Background: Type 2 Diabetes (T2D) is a chronic condition requiring personalized disease management
to prevent disease progression and complications. Mobile health applications can substantially
support patients in daily disease management. This study analyzes user demographics
of dibi, a newly launched patient companion app, which collects real-time longitudinal
data to improve understanding of the daily life of patients living with diabetes.
This first investigation explores baseline characteristics to enhance user engagement,
advance personalized care and facilitate predictive healthcare strategies.
Methods: Of 5744 dibi users, 2422 (42.2%) provided consent for data use and completed registration
(date: 15.12.24). Users answered onboarding information including diagnosis, age,
gender, treatment type and year of diagnosis. 2262 users with active consent and the
age≥18 were included in the analysis and their distribution over the different onboarding
parameters was evaluated. Users could input medication plans to the app, specifying
the product and whether they adhered to the user-defined schedule. Among those, 1253
(55.3%) users defined at least one medication plan with overall 1039 unique medications.
Further, 514 (41.0%) users utilized the adherence feature at least once to track medication
intake.
Results: The largest cohort of dibi users (2021, 89.3%) were patients with T2D and the majority
of those were male (57.4%), with the biggest shares being aged 56-65 years (33.5%)

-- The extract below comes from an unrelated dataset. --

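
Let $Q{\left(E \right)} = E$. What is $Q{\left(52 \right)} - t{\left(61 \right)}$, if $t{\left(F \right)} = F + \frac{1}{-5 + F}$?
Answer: $- \frac{505}{56} \approx -9.0179$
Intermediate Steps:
$Q{\left(52 \right)} - t{\left(61 \right)} = 52 - \frac{1 + 61^{2} - 305}{-5 + 61} = 52 - \frac{1 + 3721 - 305}{56} = 52 - \frac{1}{56} \cdot 3417 = 52 - \frac{3417}{56} = - \frac{505}{56}$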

and diagnosed 0-1 years ago (26.7%). Female T2D users were on average younger than
male users. Onboarding data revealed that most T2D users (36.9%) reported only OAD
treatment or only Lifestyle changes (17.1%). Of the T2D patients who used the medication
plans, most of them (57.0%) reported only OADs, while the second share (7.2%) reported
only non-diabetes medications. More escalated treatment was visible over the time
course of diagnosis for selected onboarding treatment as well as reported medications.
More female users than male users selected only lifestyle changes during onboarding.

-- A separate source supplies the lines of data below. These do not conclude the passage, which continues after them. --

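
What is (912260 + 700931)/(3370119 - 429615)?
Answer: 1613191/2940504 ≈ 0.54861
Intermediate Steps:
(912260 + 700931)/(3370119 - 429615) = 1613191/2940504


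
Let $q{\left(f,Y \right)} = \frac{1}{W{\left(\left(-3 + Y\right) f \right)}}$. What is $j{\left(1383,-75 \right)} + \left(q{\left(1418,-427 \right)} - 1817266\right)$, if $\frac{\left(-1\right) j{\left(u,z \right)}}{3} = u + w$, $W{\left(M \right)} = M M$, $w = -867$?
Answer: $- \frac{676203884551026399}{371782867600} \approx -1.8188 \cdot 10^{6}$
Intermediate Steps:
$W{\left(M \right)} = M^{2}$
$j{\left(u,z \right)} = 2601 - 3 u$ ($j{\left(u,z \right)} = - 3 \left(u - 867\right) = - 3 \left(-867 + u\right) = 2601 - 3 u$)
$q{\left(f,Y \right)} = \frac{1}{f^{2} \left(-3 + Y\right)^{2}}$ ($q{\left(f,Y \right)} = \frac{1}{\left(\left(-3 + Y\right) f\right)^{2}} = \frac{1}{\left(f \left(-3 + Y\right)\right)^{2}} = \frac{1}{f^{2} \left(-3 + Y\right)^{2}}$)
$j{\left(1383,-75 \right)} + \left(q{\left(1418,-427 \right)} - 1817266\right) = \left(2601 - 4149\right) - \left(1817266 - \frac{1}{2010724 \left(-3 - 427\right)^{2}}\right) = \left(2601 - 4149\right) - \left(1817266 - \frac{1}{2010724 \cdot 184900}\right) = -1548 + \left(\frac{1}{2010724} \cdot \frac{1}{184900} - 1817266\right) = -1548 + \left(\frac{1}{371782867600} - 1817266\right) = -1548 - \frac{675628364671981599}{371782867600} = - \frac{676203884551026399}{371782867600}$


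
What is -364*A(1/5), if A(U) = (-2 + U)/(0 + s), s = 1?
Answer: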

The largest share of users who clicked the adherence feature utilized it once (29.6%),
and the majority of users (87.5%) reported ‘yes’ at least once.
Conclusion: This first analysis demonstrates that the app dibi itself and all features are accepted
and used mainly by T2D patients in Germany and gives insights into treatment according
to recommendations and patient reported lifestyle changes. These findings further
indicate that the characteristics of the dibi cohort align with those observed in
other studies and registries, offering a representative perspective on real-world
disease management. Patient reported data can support the evidence of clinical research
and provide insights into real patient experiences. Further outcomes such as medical
questionnaires and tracking clinical metrics such as HbA1c will give more insights
and allow correlations to treatment and lifestyle of users.